For the first time in the 12 years since the University of Maryland Center for Environmental Science has been calculating scores, the Chesapeake Bay report card is trending in the right direction. Scientists said this month that the latest data shows statistically significant evidence that the positive trend in the ecosystem health of the nation’s largest estuary is real, and that efforts to improve conditions in the bay are working.
The center says five out of seven indicators of bay health improved or remained the same in 2017. Aquatic grasses, which are important for crab and stiped bass habitat, improved to the highest level ever recorded – a finding scientists say is a positive beacon and a necessary foundation for bay restoration.
Improved conditions in the Bay are attributable in large part to the multi-stakeholder, private/public-sector initiatives that have formed to save the nation’s largest estuary. Those efforts include the first large landscape project launched by Solutions from the Land (SfL) three years ago – the Delmarva Land and Litter Challenge, which brought together stakeholders to develop strategies to abate poultry-related nutrient pollution on the Delmarva Peninsula.
While the center’s report on the Bay is good news, scientists emphasize that more work must be done and that momentum must be maintained. Particularly troubling the rise in sea level due to warming water temperatures bought on by climate change. The rising water levels are impacting land that has for centuries served as rich and vital farmland, increasing the risk of flooding and, even more insidiously, posing a threat underground where saltwater is intruding into the soil and ultimately rendering it useless for crop growth.
A map of the eastern half of the United States – prepared by the Union of Concerned Scientists and drawing from the group’s own research – shows locations particularly susceptible to flooding and intrusion. The Delmarva Peninsula is situated on the map in the middle of a huge mid-Atlantic cluster of indicators representing locations at risk from rising sea levels.

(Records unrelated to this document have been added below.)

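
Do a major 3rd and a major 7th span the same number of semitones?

No

A major third is 4 semitones but a major seventh is 11 semitones — different sizes.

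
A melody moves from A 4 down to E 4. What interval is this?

Descending from A4 to E4 is the same interval as ascending E4 to A4.
E to A spans four letter names (E-F-G-A): a fourth.
Counting semitones, E4→A4 is 5, which is the perfect fourth.

perfect 4th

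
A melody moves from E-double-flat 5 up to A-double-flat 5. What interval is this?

E to A spans four letter names (E-F-G-A), so the interval is some kind of fourth.
The perfect fourth spans 5 semitones, and Ebb5 to Abb5 is exactly 5 semitones — so this is a perfect fourth.

perfect 4th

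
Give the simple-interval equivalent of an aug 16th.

A2

Subtracting seven from the interval number removes an octave: 16 − 14 = 2.
So an augmented sixteenth is 2 octaves plus an augmented second. The quality is unchanged.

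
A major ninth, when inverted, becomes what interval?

First reduce the compound major ninth to its simple form, a major second.
The rule of nine gives the new number: 9 − 2 = 7, so a second becomes a seventh.
Quality inverts too: major becomes minor. That makes the inversion a minor seventh.

minor seventh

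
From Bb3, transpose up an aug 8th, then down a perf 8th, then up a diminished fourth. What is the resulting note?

An augmented octave up from Bb3 is B4.
B4 down a perfect octave → B3 (12 semitones).
Up a diminished fourth from B3: Eb4 (4 semitones up).

Eb4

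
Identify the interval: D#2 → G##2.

augmented fourth

D to G spans four letter names (D-E-F-G): a fourth.
D#2 to G##2 spans 6 semitones — one semitone wider than the perfect fourth (5) — giving an augmented fourth.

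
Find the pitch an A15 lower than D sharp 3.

D 1

For a fifteenth the letter name doesn't change: still D, two octaves down.
Moving 25 semitones down from D#3 (the size of an augmented fifteenth) reaches D1.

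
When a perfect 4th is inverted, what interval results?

The rule of nine gives the new number: 9 − 4 = 5, so a fourth becomes a fifth.
And perfect stays perfect under inversion, so we get a perfect fifth.

perfect fifth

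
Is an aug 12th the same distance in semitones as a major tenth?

An augmented twelfth spans 20 semitones; a major tenth spans 16 semitones. They differ by 4.

No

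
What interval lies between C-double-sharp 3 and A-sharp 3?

minor 6th

C to A spans six letter names (C-D-E-F-G-A): a sixth.
At 8 semitones, C##3→A#3 falls one short of a major sixth: minor.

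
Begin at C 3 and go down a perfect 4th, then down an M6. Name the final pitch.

B flat 1

C3 down a perfect fourth → G2 (5 semitones).
Down a major sixth from G2: Bb1 (9 semitones down).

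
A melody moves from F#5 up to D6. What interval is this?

F to D spans six letter names (F-G-A-B-C-D) — that makes it a sixth of some quality.
F#5 to D6 is 8 semitones, a half step short of the major sixth (9), so this is minor.

minor sixth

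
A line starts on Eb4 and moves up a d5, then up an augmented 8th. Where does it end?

A diminished fifth up from Eb4 is Bbb4.
Up an augmented octave from Bbb4: Bb5 (13 semitones up).

Bb5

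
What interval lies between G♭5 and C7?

A11

G to C spans four letter names (G-A-B-C), plus an octave — that makes it an eleventh of some quality.
The perfect eleventh is 17 semitones; here we have 18, one semitone wider: augmented.
(Equivalently, a compound augmented fourth: an augmented fourth plus an octave.)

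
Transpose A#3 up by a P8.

An octave keeps the letter name A, an octave up from A.
A perfect octave is 12 semitones; 12 semitones up from A#3 gives A#4.

A#4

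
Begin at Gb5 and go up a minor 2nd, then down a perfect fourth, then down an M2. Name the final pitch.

Up a minor second from Gb5: Abb5 (1 semitone up).
Abb5 down a perfect fourth → Ebb5 (5 semitones).
Down a major second from Ebb5: Dbb5 (2 semitones down).

Dbb5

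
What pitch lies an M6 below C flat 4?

E double-flat 3

The sixth takes the letter from C down to E.
Moving 9 semitones down from Cb4 (the size of a major sixth) reaches Ebb3.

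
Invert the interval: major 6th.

minor third

Interval numbers invert to sum to nine: 6 + 3 = 9, so a sixth inverts to a third.
The quality also flips — major becomes minor — giving a minor third.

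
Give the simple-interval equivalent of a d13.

d6

Take out an octave (7 from the number): 13 − 7 = 6.
Quality carries through unchanged, so the simple form is a diminished sixth.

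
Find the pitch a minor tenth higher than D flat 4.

F flat 5

Three letters up from D (plus an octave) reaches F.
A minor tenth is 15 semitones; 15 semitones up from Db4 gives Fb5.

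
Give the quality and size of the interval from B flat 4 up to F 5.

perfect fifth

B to F spans five letter names (B-C-D-E-F), so the interval is some kind of fifth.
Bb4 to F5 is 7 semitones, matching the perfect fifth exactly, so the quality is perfect.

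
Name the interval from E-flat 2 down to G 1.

Descending from Eb2 to G1 is the same interval as ascending G1 to Eb2.
G to E spans six letter names (G-A-B-C-D-E) — that makes it a sixth of some quality.
At 8 semitones, G1→Eb2 falls one short of a major sixth: minor.

minor 6th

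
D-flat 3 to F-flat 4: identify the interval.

minor tenth

D to F spans three letter names (D-E-F), plus an octave, so the interval is some kind of tenth.
At 15 semitones, Db3→Fb4 falls one short of a major tenth: minor.
(Equivalently, a compound minor third: a minor third plus an octave.)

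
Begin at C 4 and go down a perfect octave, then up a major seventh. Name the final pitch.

Down a perfect octave from C4: C3 (12 semitones down).
A major seventh up from C3 is B3.

B 3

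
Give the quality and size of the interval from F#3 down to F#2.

Descending from F#3 to F#2 is the same interval as ascending F#2 to F#3.
F to F is the same letter name, plus an octave — that makes it an octave of some quality.
F#2 to F#3 is 12 semitones, matching the perfect octave exactly, so the quality is perfect.

P8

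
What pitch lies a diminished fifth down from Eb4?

The fifth takes the letter from E down to A.
A diminished fifth is 6 semitones; 6 semitones down from Eb4 gives A3.

A3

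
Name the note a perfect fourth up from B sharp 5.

The fourth takes the letter from B up to E.
A perfect fourth is 5 semitones; 5 semitones up from B#5 gives E#6.

E sharp 6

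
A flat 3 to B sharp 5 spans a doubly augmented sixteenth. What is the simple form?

doubly augmented 2nd

Subtracting seven from the interval number removes an octave: 16 − 14 = 2.
So a doubly augmented sixteenth is 2 octaves plus a doubly augmented second. The quality is unchanged.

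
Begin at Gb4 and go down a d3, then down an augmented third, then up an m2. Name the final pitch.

Dbb4

Down a diminished third from Gb4: E4 (2 semitones down).
E4 down an augmented third → Cb4 (5 semitones).
A minor second up from Cb4 is Dbb4.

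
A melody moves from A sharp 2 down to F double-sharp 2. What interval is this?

Descending from A#2 to F##2 is the same interval as ascending F##2 to A#2.
F to A spans three letter names (F-G-A) — that makes it a third of some quality.
A major third would be 4 semitones, but F##2 to A#2 is 3 — one semitone narrower, making it a minor third.

minor third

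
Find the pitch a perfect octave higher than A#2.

A#3

The letter stays A (same as the start), shifted an octave up.
Moving 12 semitones up from A#2 (the size of a perfect octave) reaches A#3.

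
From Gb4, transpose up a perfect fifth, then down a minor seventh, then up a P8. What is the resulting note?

Eb5

Gb4 up a perfect fifth → Db5 (7 semitones).
Db5 down a minor seventh → Eb4 (10 semitones).
Eb4 up a perfect octave → Eb5 (12 semitones).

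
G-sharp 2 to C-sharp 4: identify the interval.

perfect eleventh

G to C spans four letter names (G-A-B-C), plus an octave: an eleventh.
G#2 to C#4 is 17 semitones, matching the perfect eleventh exactly, so the quality is perfect.
(Equivalently, a compound perfect fourth: a perfect fourth plus an octave.)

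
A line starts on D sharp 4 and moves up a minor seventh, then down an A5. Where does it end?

A minor seventh up from D#4 is C#5.
Down an augmented fifth from C#5: F4 (8 semitones down).

F 4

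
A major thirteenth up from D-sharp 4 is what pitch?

The thirteenth's letter: D up six letter names plus an octave → B.
A major thirteenth spans 21 semitones, so from D#4 the target pitch is B#5.

B-sharp 5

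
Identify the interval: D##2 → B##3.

M13

D to B spans six letter names (D-E-F-G-A-B), plus an octave: a thirteenth.
D##2 to B##3 is 21 semitones, matching the major thirteenth exactly, so the quality is major.
(Equivalently, a compound major sixth: a major sixth plus an octave.)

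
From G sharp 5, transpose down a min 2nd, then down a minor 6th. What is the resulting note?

A minor second down from G#5 is F##5.
Down a minor sixth from F##5: A##4 (8 semitones down).

A double-sharp 4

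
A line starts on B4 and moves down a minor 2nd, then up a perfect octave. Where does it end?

A#5

B4 down a minor second → A#4 (1 semitone).
Up a perfect octave from A#4: A#5 (12 semitones up).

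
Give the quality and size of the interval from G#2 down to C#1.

Descending from G#2 to C#1 is the same interval as ascending C#1 to G#2.
C to G spans five letter names (C-D-E-F-G), plus an octave — that makes it a twelfth of some quality.
Counting semitones, C#1→G#2 is 19, which is the perfect twelfth.
(Equivalently, a compound perfect fifth: a perfect fifth plus an octave.)

perfect 12th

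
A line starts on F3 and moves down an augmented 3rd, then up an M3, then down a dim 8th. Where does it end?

An augmented third down from F3 is Dbb3.
Dbb3 up a major third → Fb3 (4 semitones).
A diminished octave down from Fb3 is F2.

F2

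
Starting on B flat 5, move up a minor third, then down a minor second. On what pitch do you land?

C 6

A minor third up from Bb5 is Db6.
Db6 down a minor second → C6 (1 semitone).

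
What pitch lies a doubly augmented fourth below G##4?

D4

The fourth takes the letter from G down to D.
A doubly augmented fourth spans 7 semitones, so from G##4 the target pitch is D4.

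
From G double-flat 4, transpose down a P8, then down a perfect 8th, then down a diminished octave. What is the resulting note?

G flat 1

A perfect octave down from Gbb4 is Gbb3.
Down a perfect octave from Gbb3: Gbb2 (12 semitones down).
Gbb2 down a diminished octave → Gb1 (11 semitones).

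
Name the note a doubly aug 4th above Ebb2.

A2

The fourth takes the letter from E up to A.
A doubly augmented fourth spans 7 semitones, so from Ebb2 the target pitch is A2.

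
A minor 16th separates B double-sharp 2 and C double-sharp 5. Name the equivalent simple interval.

m2

Take out 2 octaves (14 from the number): 16 − 14 = 2.
Quality carries through unchanged, so the simple form is a minor second.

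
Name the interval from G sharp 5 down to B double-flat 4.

Descending from G#5 to Bbb4 is the same interval as ascending Bbb4 to G#5.
B to G spans six letter names (B-C-D-E-F-G), so the interval is some kind of sixth.
The major sixth is 9 semitones; here we have 11, two semitones wider: doubly augmented.

AA6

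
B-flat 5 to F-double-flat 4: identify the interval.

Descending from Bb5 to Fbb4 is the same interval as ascending Fbb4 to Bb5.
F to B spans four letter names (F-G-A-B), plus an octave: an eleventh.
A perfect eleventh would be 17 semitones; Fbb4 to Bb5 is 19, two semitones wider, so the interval is doubly augmented.
(Equivalently, a compound doubly augmented fourth: a doubly augmented fourth plus an octave.)

doubly augmented eleventh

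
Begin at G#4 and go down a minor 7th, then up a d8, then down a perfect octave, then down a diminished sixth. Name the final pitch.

C##3

Down a minor seventh from G#4: A#3 (10 semitones down).
A diminished octave up from A#3 is A4.
A perfect octave down from A4 is A3.
Down a diminished sixth from A3: C##3 (7 semitones down).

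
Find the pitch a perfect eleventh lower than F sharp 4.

C sharp 3

Counting four letter names plus an octave down from F lands on C.
Moving 17 semitones down from F#4 (the size of a perfect eleventh) reaches C#3.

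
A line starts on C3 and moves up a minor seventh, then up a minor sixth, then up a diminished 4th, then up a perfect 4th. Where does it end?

Up a minor seventh from C3: Bb3 (10 semitones up).
Up a minor sixth from Bb3: Gb4 (8 semitones up).
Up a diminished fourth from Gb4: Cbb5 (4 semitones up).
Up a perfect fourth from Cbb5: Fbb5 (5 semitones up).

Fbb5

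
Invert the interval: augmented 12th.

diminished fourth

First reduce the compound augmented twelfth to its simple form, an augmented fifth.
Interval numbers invert to sum to nine: 5 + 4 = 9, so a fifth inverts to a fourth.
And augmented becomes diminished under inversion, so we get a diminished fourth.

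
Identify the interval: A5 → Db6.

A to D spans four letter names (A-B-C-D): a fourth.
The perfect fourth is 5 semitones; here we have 4, one semitone narrower: diminished.

diminished fourth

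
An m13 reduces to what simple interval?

m6

Each octave removed subtracts seven from the number: 13 − 7 = 6.
So a minor thirteenth is an octave plus a minor sixth. The quality is unchanged.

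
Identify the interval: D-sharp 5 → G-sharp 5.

D to G spans four letter names (D-E-F-G): a fourth.
The perfect fourth spans 5 semitones, and D#5 to G#5 is exactly 5 semitones — so this is a perfect fourth.

perfect fourth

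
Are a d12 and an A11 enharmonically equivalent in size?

A diminished twelfth spans 18 semitones, and an augmented eleventh also spans 18 semitones — they're enharmonic.

Yes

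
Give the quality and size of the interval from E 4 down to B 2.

Descending from E4 to B2 is the same interval as ascending B2 to E4.
B to E spans four letter names (B-C-D-E), plus an octave — that makes it an eleventh of some quality.
B2 to E4 is 17 semitones, matching the perfect eleventh exactly, so the quality is perfect.
(Equivalently, a compound perfect fourth: a perfect fourth plus an octave.)

perfect eleventh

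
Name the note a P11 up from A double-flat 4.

The eleventh's letter: A up four letter names plus an octave → D.
A perfect eleventh spans 17 semitones, so from Abb4 the target pitch is Dbb6.

D double-flat 6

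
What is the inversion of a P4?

Inverted interval numbers add to nine, so a fourth pairs with a fifth (4 + 5 = 9).
The quality also flips — perfect stays perfect — giving a perfect fifth.

P5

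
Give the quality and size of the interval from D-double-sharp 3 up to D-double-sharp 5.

D to D is the same letter name, plus 2 octaves — that makes it a fifteenth of some quality.
Counting semitones, D##3→D##5 is 24, which is the perfect fifteenth.
(Equivalently, a compound perfect octave: a perfect octave plus an octave.)

perfect 15th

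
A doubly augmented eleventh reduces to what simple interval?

doubly augmented fourth

Take out an octave (7 from the number): 11 − 7 = 4.
That makes a doubly augmented eleventh a compound doubly augmented fourth — an octave plus a doubly augmented fourth.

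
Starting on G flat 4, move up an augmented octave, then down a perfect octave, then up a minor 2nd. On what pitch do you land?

Up an augmented octave from Gb4: G5 (13 semitones up).
Down a perfect octave from G5: G4 (12 semitones down).
Up a minor second from G4: Ab4 (1 semitone up).

A flat 4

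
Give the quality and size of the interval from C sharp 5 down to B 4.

major 2nd

Descending from C#5 to B4 is the same interval as ascending B4 to C#5.
B to C spans two letter names (B-C) — that makes it a second of some quality.
Counting semitones, B4→C#5 is 2, which is the major second.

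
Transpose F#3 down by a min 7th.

G#2

The seventh takes the letter from F down to G.
A minor seventh is 10 semitones; 10 semitones down from F#3 gives G#2.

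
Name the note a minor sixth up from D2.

Bb2

The sixth takes the letter from D up to B.
A minor sixth spans 8 semitones, so from D2 the target pitch is Bb2.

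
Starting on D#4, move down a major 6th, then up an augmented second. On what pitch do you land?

A major sixth down from D#4 is F#3.
Up an augmented second from F#3: G##3 (3 semitones up).

G##3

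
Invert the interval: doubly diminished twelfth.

First reduce the compound doubly diminished twelfth to its simple form, a doubly diminished fifth.
Interval numbers invert to sum to nine: 5 + 4 = 9, so a fifth inverts to a fourth.
And doubly diminished becomes doubly augmented under inversion, so we get a doubly augmented fourth.

AA4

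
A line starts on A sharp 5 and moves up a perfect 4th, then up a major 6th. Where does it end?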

The vulnerabilities and threats rising sea levels are posing to Bay area farmlands was affirmed by remarks this week from Maryland’s Secretary of Agriculture Joseph Bartenfelder to stakeholders at a soil health conference in Washington, DC. However, he also commended agricultural producers in the region for actively working to improve the water quality of the Bay and its tributaries, using practices that reduce nutrient runoff while also helping stem climate change. Bartenfelder noted that Maryland is among only a handful of states that have passed legislation to promote climate-friendly agricultural practices.
Maryland farmers are getting some help from Kate Tully, another scientist at the University of Maryland who has for over a year led a research team investigating the state’s Lower Eastern Shore. There, she’s found that intruding saltwater increases the potential for large releases of “legacy nutrients” – phosphorous and nitrate – from cultivated lands years after they have been applied. The flow of these previously dormant inputs downstream to waterways and marshes can result in devastating costs for both agriculture and the environment.
Tully and her team are studying how cover crops – salt-tolerant soy, barley, rapeseed, sorghum and switchgrass, among others – can induce from the threatened soil attributes such as on-farm nutrient cycling, carbon sequestration and improved water quality. The researchers are looking for information they can give farmers affected by saltwater intrusion to make good management decisions that can benefit their operations and protect the environment.
The National Oceanic and Air Administration (NOAA) says that last month was the warmest May on record, and that the continental United States had its hottest 3-, 4- and 5-year periods ever recorded. More ominously, according to a report from Reuters news service, the UN Intergovernmental Panel on Climate Change (IPCC) has concluded the world is on track to exceed by 2040 the 1.5-degree Celsius temperature limit called for under the Paris climate agreement. These disclosures are harbingers of increasingly harsh conditions that will be faced by agricultural producers charged with meeting an ever-growing demand for food.
Solutions from the Land commends those like Dr. Tully and others who are seeking answers to the questions agricultural producers are asking as they deal with a changing climate. SfL calls on farmers and other stakeholders to make themselves aware of the climate issues ahead and the work being done to address them. And we call on policy makers and regulators to give farmers the tools, incentives and other mechanisms that can be used to sustainably boost production, put in place the practices that can help producers adapt to climate challenges, and provide a wide array of ecosystem services, including enhanced wildlife habitat and cleaner water.